= Museum of Human Beings =

Novel by Colin Sargent

The Museum of Human Beings is a historical novel by Colin Sargent about the life of Jean Baptiste Charbonneau, the son of Sacagawea.

== Inspiration ==
Sargent describes his inspiration for Museum of Human Beings in a Portland Press Herald interview with Meredith Goad. He states, "From my earliest times I always wondered, what happened to this little boy? What happened to the expedition papoose?"

==Plot==
The novel's protagonist is Jean Baptiste Charbonneau, the son of Sacajawea and the youngest member of the Lewis and Clark Expedition. He is adopted by William Clark, who had developed a romantic relationship with his mother. As an adolescent Charbonneau gains the notice of Duke Paul Wilhelm of Württemberg and is taken to Europe to be educated, only to be displayed as an exotic curiosity. Charbonneau eventually returns to the United States and reckons with his past and the legacy of his mother.

==Reviews==
Publishers Weekly wrote that "Sargent's debut novel is a stylish look at the fate of Sacagawea’s baby son, Jean Baptiste Charbonneau". Melody Ballard in Library Journal said, "This memorable novel will captivate all who read it." Sybil Downing's review in the Denver Post states, "Museum of Human Beings is rich with unusual historical detail. Clark is presented as a far more intriguing and complex man than standard history would have us know. It is a fascinating and ultimately tragic tale of a usually forgotten player in this country’s story." William Barry in the Portland Press Herald wrote, "Sargent revels in the uncertainty of the human comedy and no doubt takes his model for the book from Voltaire's 'Candide' (1759)."

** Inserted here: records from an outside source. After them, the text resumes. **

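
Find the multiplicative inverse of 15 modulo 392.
183

gcd(15, 392) = 1, so the inverse exists.
Extended Euclidean algorithm on (392, 15):
392 = 26 × 15 + 2  ⟹  2 = (1)·392 + (-26)·15
15 = 7 × 2 + 1  ⟹  1 = (-7)·392 + (183)·15
So (183)·15 ≡ 1 (mod 392), i.e. 15^(-1) ≡ 183 (mod 392).
Check: 15 × 183 = 2745 ≡ 1 (mod 392)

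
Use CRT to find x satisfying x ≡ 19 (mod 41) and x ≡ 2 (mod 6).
224

Using Chinese Remainder Theorem:
M = 41 × 6 = 246
M1 = 6, M2 = 41
y1 = 6^(-1) mod 41 = 7
y2 = 41^(-1) mod 6 = 5
x = (19×6×7 + 2×41×5) mod 246 = 224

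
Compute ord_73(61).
36

73 is prime, so ord(61) divides φ(73) = 72.
Divisors of 72: 1, 2, 3, 4, 6, 8, 9, 12, 18, 24, 36, 72.
Repeated squaring: 61^1 ≡ 61, 61^2 ≡ 71, 61^4 ≡ 4, 61^8 ≡ 16, 61^16 ≡ 37, 61^32 ≡ 55, 61^64 ≡ 32 (mod 73).
Test 61^d mod 73 for each divisor d in increasing order:
61^1 ≡ 61
61^2 ≡ 71
61^3 = 61^2·61^1 ≡ 24
61^4 ≡ 4
61^6 = 61^4·61^2 ≡ 65
61^8 ≡ 16
61^9 = 61^8·61^1 ≡ 27
61^12 = 61^8·61^4 ≡ 64
61^18 = 61^16·61^2 ≡ 72
61^24 = 61^16·61^8 ≡ 8
61^36 = 61^32·61^4 ≡ 1  ← first divisor giving 1
The order is 36.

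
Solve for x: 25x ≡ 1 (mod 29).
7

gcd(25, 29) = 1, so the inverse exists.
Extended Euclidean algorithm on (29, 25):
29 = 1 × 25 + 4  ⟹  4 = (1)·29 + (-1)·25
25 = 6 × 4 + 1  ⟹  1 = (-6)·29 + (7)·25
So (7)·25 ≡ 1 (mod 29), i.e. 25^(-1) ≡ 7 (mod 29).
Check: 25 × 7 = 175 ≡ 1 (mod 29)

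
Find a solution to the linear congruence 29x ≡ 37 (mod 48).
x ≡ 41 (mod 48)

gcd(29, 48) = 1, which divides 37, so solutions exist.
Find 29^(-1) mod 48 by the extended Euclidean algorithm:
48 = 1 × 29 + 19  ⟹  19 = (1)·48 + (-1)·29
29 = 1 × 19 + 10  ⟹  10 = (-1)·48 + (2)·29
19 = 1 × 10 + 9  ⟹  9 = (2)·48 + (-3)·29
10 = 1 × 9 + 1  ⟹  1 = (-3)·48 + (5)·29
So (5)·29 ≡ 1 (mod 48), i.e. 29^(-1) ≡ 5 (mod 48).
x ≡ 5 × 37 = 185 ≡ 41 (mod 48).
Check: 29 × 41 = 1189 ≡ 37 (mod 48).
Unique solution: x ≡ 41 (mod 48)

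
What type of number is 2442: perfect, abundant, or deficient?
abundant

Proper divisors of 2442: sum = 1 + 2 + 3 + 6 + 11 + 22 + 33 + 37 + 66 + 74 + 111 + 222 + 407 + 814 + 1221 = 3030
Since 3030 > 2442, 2442 is abundant.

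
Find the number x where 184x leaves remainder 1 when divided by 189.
151

gcd(184, 189) = 1, so the inverse exists.
Extended Euclidean algorithm on (189, 184):
189 = 1 × 184 + 5  ⟹  5 = (1)·189 + (-1)·184
184 = 36 × 5 + 4  ⟹  4 = (-36)·189 + (37)·184
5 = 1 × 4 + 1  ⟹  1 = (37)·189 + (-38)·184
So (-38)·184 ≡ 1 (mod 189), i.e. 184^(-1) ≡ -38 ≡ 151 (mod 189).
Check: 184 × 151 = 27784 ≡ 1 (mod 189)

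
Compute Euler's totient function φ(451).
400

451 = 11 × 41
φ(n) = n × ∏(1 - 1/p) for each prime p dividing n
φ(451) = 451 × (1 - 1/11) × (1 - 1/41) = 400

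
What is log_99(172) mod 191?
98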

In her review for the Historical Novel Society, Julie K. Rose provides a differing opinion. She says, "The book is beautifully written, and has a good sense of time and place, but I felt held at a distance. Though Baptiste’s life was full of adventure and tragedy, I found it hard to really care about him, and watched his struggles as though he were the subject of an anthropological study. Perhaps, given the themes and subjects of the story, this was intentional—he seemed like another exhibit in Clark’s Museum of Human Beings, and not a flesh-and-blood person to struggle with and care for."